Organizational fit is often used as a catch-all term that hiring managers can use to explain that your behaviour, your values and ways of working with other people either do or do not fit into that particular organization’s way of getting the job done. For example, a collaborative working style will not easily fit into a controlling, top-down organization. Or, a person who is used to giving orders and having them followed without question is not likely to succeed in professional team-based setting, where all members use their analytical skills to help shape strategies.
There is no single kind of organizational culture; a manager who has had amazing gains in one organization can move to another and be a stupendous flop. The ability to find the right fit when working in a new organization is a strength. It means that you have a repertoire of skills that enable you to 1) determine the organization’s dominant style, and 2) choose the personal working style that will be most successful as you fit into the new setting.

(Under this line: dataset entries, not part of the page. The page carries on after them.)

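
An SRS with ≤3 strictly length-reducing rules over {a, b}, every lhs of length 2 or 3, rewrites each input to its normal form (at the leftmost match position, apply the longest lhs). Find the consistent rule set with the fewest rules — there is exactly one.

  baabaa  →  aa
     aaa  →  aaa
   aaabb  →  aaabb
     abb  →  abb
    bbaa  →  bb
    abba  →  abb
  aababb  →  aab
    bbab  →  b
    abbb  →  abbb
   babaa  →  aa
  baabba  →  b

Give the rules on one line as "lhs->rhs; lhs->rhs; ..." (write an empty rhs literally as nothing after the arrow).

  | baabaa => babaa => aa
  | aaa
  | aaabb
  | abb

ba->b; bab->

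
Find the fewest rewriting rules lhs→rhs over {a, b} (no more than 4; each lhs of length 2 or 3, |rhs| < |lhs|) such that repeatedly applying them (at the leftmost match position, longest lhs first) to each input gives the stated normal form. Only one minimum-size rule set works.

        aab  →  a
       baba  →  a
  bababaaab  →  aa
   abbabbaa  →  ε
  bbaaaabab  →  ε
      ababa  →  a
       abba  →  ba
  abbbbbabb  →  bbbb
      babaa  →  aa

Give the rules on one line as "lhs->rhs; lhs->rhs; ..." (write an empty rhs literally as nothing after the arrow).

  | aab => a
  | baba => a
  | bababaaab => abaaab => aaab => aa
  | abbabbaa => babbaa => baa => ε

ab->; baa->; bab->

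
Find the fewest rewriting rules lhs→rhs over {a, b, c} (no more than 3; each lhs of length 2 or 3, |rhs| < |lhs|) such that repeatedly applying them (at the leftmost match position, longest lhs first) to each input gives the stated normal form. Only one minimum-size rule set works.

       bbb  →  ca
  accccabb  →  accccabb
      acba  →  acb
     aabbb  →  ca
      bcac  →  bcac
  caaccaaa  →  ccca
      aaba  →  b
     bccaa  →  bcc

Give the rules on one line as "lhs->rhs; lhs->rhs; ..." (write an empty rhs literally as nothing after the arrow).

aa->; ba->b; bbb->ca

  | bbb => ca
  | accccabb
  | acba => acb
  | aabbb => bbb => ca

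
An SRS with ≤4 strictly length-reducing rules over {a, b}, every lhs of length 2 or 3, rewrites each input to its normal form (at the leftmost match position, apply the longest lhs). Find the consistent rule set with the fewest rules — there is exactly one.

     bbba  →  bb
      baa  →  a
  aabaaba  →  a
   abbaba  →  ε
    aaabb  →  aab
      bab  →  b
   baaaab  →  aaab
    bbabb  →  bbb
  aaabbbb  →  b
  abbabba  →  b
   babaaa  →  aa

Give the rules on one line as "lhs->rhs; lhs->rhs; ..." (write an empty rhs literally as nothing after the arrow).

aba->; abb->b; ba->

  | bbba => bb
  | baa => a
  | aabaaba => aaba => a
  | abbaba => baba => ba => ε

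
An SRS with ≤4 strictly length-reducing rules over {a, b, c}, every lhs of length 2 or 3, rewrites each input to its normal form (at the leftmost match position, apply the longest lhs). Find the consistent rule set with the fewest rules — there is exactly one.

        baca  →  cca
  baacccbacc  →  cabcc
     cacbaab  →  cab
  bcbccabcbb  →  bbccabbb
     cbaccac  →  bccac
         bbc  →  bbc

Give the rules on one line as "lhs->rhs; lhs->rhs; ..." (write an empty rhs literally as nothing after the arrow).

  | baca => cca
  | baacccbacc => cacccbacc => caccbcc => cacbcc => cabcc
  | cacbaab => cabab => cacb => cab
  | bcbccabcbb => bbccabcbb => bbccabbb

ba->c; cb->b; cba->b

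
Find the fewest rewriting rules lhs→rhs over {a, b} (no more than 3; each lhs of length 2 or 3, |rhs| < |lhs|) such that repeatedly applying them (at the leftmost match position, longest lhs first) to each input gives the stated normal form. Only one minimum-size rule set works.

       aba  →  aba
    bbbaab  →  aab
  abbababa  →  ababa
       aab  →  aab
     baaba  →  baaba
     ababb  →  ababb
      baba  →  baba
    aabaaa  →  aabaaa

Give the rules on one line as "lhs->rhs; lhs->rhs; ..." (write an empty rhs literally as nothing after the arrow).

  | aba
  | bbbaab => aab
  | abbababa => ababa
  | aab

bba->; bbb->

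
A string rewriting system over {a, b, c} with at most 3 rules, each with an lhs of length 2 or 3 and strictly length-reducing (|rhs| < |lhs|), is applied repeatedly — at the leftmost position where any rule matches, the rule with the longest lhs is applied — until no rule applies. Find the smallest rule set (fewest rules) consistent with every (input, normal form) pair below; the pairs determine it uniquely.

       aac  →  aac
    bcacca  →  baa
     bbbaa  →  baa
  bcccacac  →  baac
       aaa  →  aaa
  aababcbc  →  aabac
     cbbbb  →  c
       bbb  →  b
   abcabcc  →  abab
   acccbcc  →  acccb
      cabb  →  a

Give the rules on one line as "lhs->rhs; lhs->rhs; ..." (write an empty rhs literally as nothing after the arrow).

  | aac
  | bcacca => bacca => baca => baa
  | bbbaa => baa
  | bcccacac => bccacac => bcacac => bacac => baac

bb->; bc->b; ca->a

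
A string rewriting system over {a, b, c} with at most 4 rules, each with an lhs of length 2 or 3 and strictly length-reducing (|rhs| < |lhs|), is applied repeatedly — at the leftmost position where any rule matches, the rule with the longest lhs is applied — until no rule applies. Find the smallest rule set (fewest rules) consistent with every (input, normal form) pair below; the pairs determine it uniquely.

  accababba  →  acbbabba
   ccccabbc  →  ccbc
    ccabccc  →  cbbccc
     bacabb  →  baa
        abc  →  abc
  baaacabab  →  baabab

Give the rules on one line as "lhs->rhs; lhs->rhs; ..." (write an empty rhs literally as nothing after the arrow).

  | accababba => acbbabba
  | ccccabbc => cccbbbc => cccac => ccbc
  | ccabccc => cbbccc
  | bacabb => babbb => baa

aac->; bbb->a; ca->b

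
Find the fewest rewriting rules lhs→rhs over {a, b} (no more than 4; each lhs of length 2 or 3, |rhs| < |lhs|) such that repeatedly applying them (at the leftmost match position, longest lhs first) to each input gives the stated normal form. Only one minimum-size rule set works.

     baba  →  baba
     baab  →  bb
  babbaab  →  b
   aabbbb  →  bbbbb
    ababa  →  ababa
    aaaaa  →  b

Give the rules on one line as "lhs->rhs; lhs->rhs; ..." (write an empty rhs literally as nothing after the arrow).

  | baba
  | baab => aab => bb
  | babbaab => babaab => baaab => aaab => b
  | aabbbb => bbbbb

aa->b; aaa->; baa->aa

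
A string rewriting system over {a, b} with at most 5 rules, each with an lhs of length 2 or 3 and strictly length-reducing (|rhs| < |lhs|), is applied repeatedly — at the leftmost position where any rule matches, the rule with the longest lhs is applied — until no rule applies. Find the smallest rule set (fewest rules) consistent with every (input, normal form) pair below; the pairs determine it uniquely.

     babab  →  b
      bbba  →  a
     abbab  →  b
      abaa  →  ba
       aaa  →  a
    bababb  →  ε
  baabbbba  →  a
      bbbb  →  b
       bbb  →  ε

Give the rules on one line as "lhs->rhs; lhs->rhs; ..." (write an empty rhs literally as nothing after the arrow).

aa->a; ab->b; bb->; bbb->

  | babab => bbab => ab => b
  | bbba => a
  | abbab => bbab => ab => b
  | abaa => baa => ba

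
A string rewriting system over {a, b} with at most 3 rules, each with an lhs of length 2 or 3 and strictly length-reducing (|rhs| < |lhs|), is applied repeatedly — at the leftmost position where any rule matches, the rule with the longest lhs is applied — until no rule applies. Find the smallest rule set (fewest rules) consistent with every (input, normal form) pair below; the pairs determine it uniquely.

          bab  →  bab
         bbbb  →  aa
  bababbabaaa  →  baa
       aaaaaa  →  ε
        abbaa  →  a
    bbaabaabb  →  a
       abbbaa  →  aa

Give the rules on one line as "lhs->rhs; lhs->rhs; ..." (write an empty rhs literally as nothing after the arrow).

aaa->; aab->; bb->a

  | bab
  | bbbb => abb => aa
  | bababbabaaa => babaaabaaa => babbaaa => baaaaa => baa
  | aaaaaa => aaa => ε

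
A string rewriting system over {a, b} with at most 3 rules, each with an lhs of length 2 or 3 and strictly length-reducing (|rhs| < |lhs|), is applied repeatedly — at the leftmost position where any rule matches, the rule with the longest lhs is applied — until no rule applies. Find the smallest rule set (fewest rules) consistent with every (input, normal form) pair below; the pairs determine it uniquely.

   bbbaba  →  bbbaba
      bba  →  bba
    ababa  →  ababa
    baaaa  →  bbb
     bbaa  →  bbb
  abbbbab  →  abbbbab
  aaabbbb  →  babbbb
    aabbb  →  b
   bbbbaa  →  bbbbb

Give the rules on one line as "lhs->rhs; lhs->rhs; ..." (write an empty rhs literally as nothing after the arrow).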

Phil Schalm: Decoding the meaning of “organizational fit”, canadianimmigrant.ca
From the employer’s Point of view:
“I hired someone as a manager, and it created a lot of tension because he didn’t fit in. People tried to alienate him because they weren’t interested in him as a friend,” she says. And it also goes the other way. “I once hired a woman who really didn’t have the right background or experience for the job, but who I hit it off with during the interview,” says Rebecca Grossman-Cohen, a marketing executive at News Corp. (NWS). “And because we got along so well, I was able to train her easily, and she ended up doing great things for us.”
Logan Hill: Job Applicants’ Cultural Fit Can Trump Qualifications, bloomberg.com
What is a corporate culture mismatch?
A mismatch occurs when qualities, values and competencies don’t line up. A company may hire a person based on their employment skills with no regard for personality fit. For the employee, that might feel like being a square peg in a round hole. Imagine an engineer who comes from a country where engineers are taught to follow orders – a more bureaucratic style of culture – but he/she winds up getting hired by a company with a more facilitating style. He/she may be given the task of creating a budget for a project and be expected to do what it takes to get the job done. However, that employee isn’t comfortable with such an ambiguous task and would prefer more direct guidelines on how to accomplish it. The result is that the employee is stressed out because he/she wants to get the job done but isn’t given the information to do it. The manager is stressed out because they don’t have time to ‘baby-sit’ the engineer who should be more self-sufficient. This is a corporate culture mismatch.
Mismatched employees may have been successful at their previous company, but once relocated to a company with a different culture can feel like a failure as the expectations change.
The result of corporate culture mismatches is that employees either adapt to the new situation, through peer pressure or training, or they leave the job.